Straddling the banks of the river Danube, Budapest is a gem not to be missed! Whether you’re visiting for a week or just a long weekend, there’s plenty to see and do, besides the regular tourist attractions.
Here are some of my favourite offbeat places to eat, some cool art spaces and sights to visit when you make the trip to the Hungarian capital
If you're looking to experience the city in its truest with the help of some locals, be sure to also check out our tour guides in Budapest.
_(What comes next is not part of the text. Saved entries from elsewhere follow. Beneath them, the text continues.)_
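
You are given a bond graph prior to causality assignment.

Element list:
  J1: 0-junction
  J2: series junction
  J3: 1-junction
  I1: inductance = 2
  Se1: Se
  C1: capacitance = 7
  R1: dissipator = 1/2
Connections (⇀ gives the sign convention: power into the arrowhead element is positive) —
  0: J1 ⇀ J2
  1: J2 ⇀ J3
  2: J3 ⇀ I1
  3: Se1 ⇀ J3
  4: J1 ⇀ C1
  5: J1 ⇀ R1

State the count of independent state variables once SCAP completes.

2  (C1, I1 all integral)

bond 3 |J3  (Se1 (Se) sets effort on bond)
bond 2 |I1  (I1: I, integral causality)
bond 1 |J3  (1-jn J3 has f-setter on 2)
bond 0 |J2  (J2 flow already set via bond 1)
bond 4 |J1  (prefer integral on C1)
bond 5 |R1  (common-e at J1 fixed by 4)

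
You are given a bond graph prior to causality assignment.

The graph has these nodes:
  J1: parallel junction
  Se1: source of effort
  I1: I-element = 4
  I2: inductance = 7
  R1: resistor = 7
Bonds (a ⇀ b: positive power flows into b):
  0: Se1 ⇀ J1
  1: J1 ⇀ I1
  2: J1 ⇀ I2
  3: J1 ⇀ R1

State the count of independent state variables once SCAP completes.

bond 0 →J1  (Se1: effort source, stroke at far end)
bond 1 →I1  (common-e at J1 fixed by 0)
bond 2 →I2  (J1: bond 0 brought effort, rest push out)
bond 3 →R1  (J1: bond 0 brought effort, rest push out)

2  (I1, I2 all integral)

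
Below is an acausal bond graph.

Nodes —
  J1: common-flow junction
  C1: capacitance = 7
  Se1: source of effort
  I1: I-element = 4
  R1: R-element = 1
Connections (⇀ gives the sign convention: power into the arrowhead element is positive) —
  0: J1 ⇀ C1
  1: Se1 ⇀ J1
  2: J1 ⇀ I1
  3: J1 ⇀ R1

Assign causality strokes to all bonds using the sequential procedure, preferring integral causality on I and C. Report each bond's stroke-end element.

bond 0 |J1
bond 1 |J1
bond 2 |I1
bond 3 |J1

bond 1 stroke at J1  (Se1 fixes effort; stroke away)
bond 0 stroke at J1  (C1 integral (e out))
bond 2 stroke at I1  (I1 integral (f out))
bond 3 stroke at J1  (J1: bond 2 brought flow, rest push out)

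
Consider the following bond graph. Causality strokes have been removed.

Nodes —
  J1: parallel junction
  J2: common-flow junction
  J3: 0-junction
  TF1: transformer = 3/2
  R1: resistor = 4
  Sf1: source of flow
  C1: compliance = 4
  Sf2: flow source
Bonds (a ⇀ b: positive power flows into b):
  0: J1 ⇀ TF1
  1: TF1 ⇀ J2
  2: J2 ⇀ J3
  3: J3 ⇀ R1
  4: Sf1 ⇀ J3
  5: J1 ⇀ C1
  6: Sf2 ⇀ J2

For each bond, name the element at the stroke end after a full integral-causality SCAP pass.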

You might not think of vegan food as being synonymous with Hungary, but there’s a surprisingly well developed vegan scene here with styles of food from all over the world, including local dishes, available with zero animal cruelty! Here are my top three picks for vegan food in Budapest.
Best hummus: Hummusbar
This chain of hummus based restaurants around Budapest is not fully vegan but has plenty of animal-free options. The flagship store is on Oktober 6 utca and bakes their own bread, definitely making for the best of the locations to visit. The menu clearly marks all dishes as containing animal products or not, and staff are friendly and knowledgeable, so you can be sure to get something vegan here.
Best Hungarian food: Napfenyes Etterem
Perhaps Budapest’s largest entirely vegan restaurant, this place has an extensive menu of many traditional Hungarian dishes made vegan, along with a few other international flavours as well, meaning there’s really something for everyone. Gluten-free options abound, and they make fresh juices, there’s a self-service salad bar and an impressive array of baked goods made on site to satisfy your sweet tooth.
Best street food: Vegan Garden
Just opposite Klauzal tér, this outdoor area of five or so fully vegan food trucks and a bar is a great place to come in order to try multiple different kinds of food. With pizza, burgers, Mexican fare, cakes and more, you’re bound to find something to satisfy your vegan cravings without breaking the bank! There’s a fully stocked bar too, making it an ideal place to come with friends, have a few drinks, enjoy the jovial atmosphere on a warm evening.
Budapest has dozens of art museums, galleries and other institutions where you can see art from many different time periods, but if you’re in the mood for something a bit different than the typical museum experience, check out these places.
Also known in Hungarian as Magyar Iparművészeti Múzeum, this is the third oldest applied arts museum in the world set inside a stunning Art Nouveau building, which showcases various items of homeware and industrial design including metalwork, furniture, glass and textiles. A visit here will no doubt give you, a lover of Art Nouveau or not, a newfound appreciation for the innovation and skillfulness involved in all aspects of design from this point in art history.
Showcasing Hungarian and international photography, this small gallery with a fascinating little bookshop set over several floors inside the former home of this local photographer is a cool place to learn about this art form from a Hungarian perspective. Exhibitions change regularly so check the website to find out what’s on when you visit.
Street art in Budapest can be found everywhere, and largely it is high quality and well preserved. Some famous street artists whose work can be seen on the walls of the city’s buildings include Neopaint, Luke Embden and Fat Head. Some of the most famous or interesting pieces not to miss are Alice in Wonderland (Kertész utca 27), The Great Wall (Kazinczy utca 45) and Vasarely (Városháza Park).
Don’t miss the views of the Danube!
This iconic river that runs through Budapest is definitely one of the most overlooked sights in town. Basically anywhere you can get high up enough to get a view over the Blue Danube and see many gorgeous buildings lining both banks is worth the trip!
Some highlights include the Fishermans Bastion and Gellert Hill in Buda, the middle of the Chain Bridge going over the river itself and the green and tranquil Margaret Island sitting right in the river.